EDMONTON
Neighbour no stranger to regular Bosco runaways
Nearby residents of Bosco Homes have tried for years to reduce the number of runaways from the facility, says neighbour Jim Stephens. Group-home staff confirm more than 200 children are reported missing from the facility every year.
"Something's wrong, something's broken, and we've known it's been broken for a while," Stephens said Wednesday. "I'm disappointed I couldn't be more effective and make a difference a year ago."
Two 14-year-old boys charged in connection with the deaths of a man and woman on an acreage in Sherwood Park allegedly took off from Bosco and were found eight or nine hours later in a stolen truck in Edmonton. Executive director Gus Rozycki said more than 200 children are reported missing from the complex each year, though often those are the same kids running away several times.
There is no fence. It is across a shallow lake from the Strathcona Wilderness Centre and near Hude Estates, where Stephens lives. Bosco Homes is made up of five houses. Forty-eight children live there. There is one employee for every three children. There is a school on the property.
Stephens said children from Bosco have started fires while AWOL. Others broke into a shed on a farm owned by an 80-year-old man and stole his hunting knives. Once, three girls turned up on his front step without shoes, Stephens said. He called Bosco. Staff hadn't realized the girls were missing, he said. Stephens wants all at-risk youth moved off the property until staff have procedures in place to ensure they won't run away. "Get them out of there to a place that's better for them."
Rozycki said the complex doesn't have a fence because the children "are not sentenced to a program. Kids in care do leave for a whole range of reasons, some simply to be alone, and we find them somewhere on the property. Even if they return on their own, if they've already been reported missing, they're part of the statistics."
The children have been apprehended from their homes. Some have been abused and some may be suicidal, Rozycki said. The majority are placed with Bosco Homes by Edmonton Child and Family Services, although children from across the country are accepted. The organization is a registered charity, incorporated in 1987. Staff now have about 200 children under their care across Alberta and the Northwest Territories.

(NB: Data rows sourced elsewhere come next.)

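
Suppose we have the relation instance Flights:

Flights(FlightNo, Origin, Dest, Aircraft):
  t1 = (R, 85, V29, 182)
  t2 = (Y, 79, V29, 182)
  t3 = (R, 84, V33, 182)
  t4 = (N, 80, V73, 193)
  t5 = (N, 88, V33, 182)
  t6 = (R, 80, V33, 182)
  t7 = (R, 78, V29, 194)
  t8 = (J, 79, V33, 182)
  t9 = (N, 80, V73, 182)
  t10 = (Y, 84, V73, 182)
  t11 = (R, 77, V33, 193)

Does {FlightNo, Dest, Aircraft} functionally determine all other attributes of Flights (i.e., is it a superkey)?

No

Rows 3 and 6 have the same {FlightNo, Dest, Aircraft} value (FlightNo=R, Dest=V33, Aircraft=182) but are distinct tuples, so {FlightNo, Dest, Aircraft} does not determine every attribute — not a superkey.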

RCMP Cpl. Darren Anderson said the crime rate is low in the area around Bosco Homes. There are many runaways reported, but "most of the time the children are found very, very quickly. A lot of the times they don't get off the 120 acres that Bosco encompasses."
In the legislature Wednesday, NDP MLA Rachel Notley called for a public inquiry into the foster-care system. Tuesday's charges come in the wake of three other recent incidents the deaths of two children in care and the serious injury of another. "What we're looking for is a full public inquiry into the system of child protection in Alberta a broad-based inquiry looking at systematic issues that impact on child- protection services," she said. "It's our view that it's a very piecemeal system. A good deal of it has been contracted out over the years with non-profits. We don't have a consistent set of standards that we're applying to provide the best care for these kids, and to provide the greatest level of safety for the community."
Child and Youth Services Minister Janis Tarchuk rejected the call for an inquiry. She said an initial review of the case involving the two youths indicates that proper decisions were made and proper protocols were followed by staff. "There was never any indication that either of these youths was ever a risk to themselves or others, but obviously as we move forward with information we will continue to look at the situation."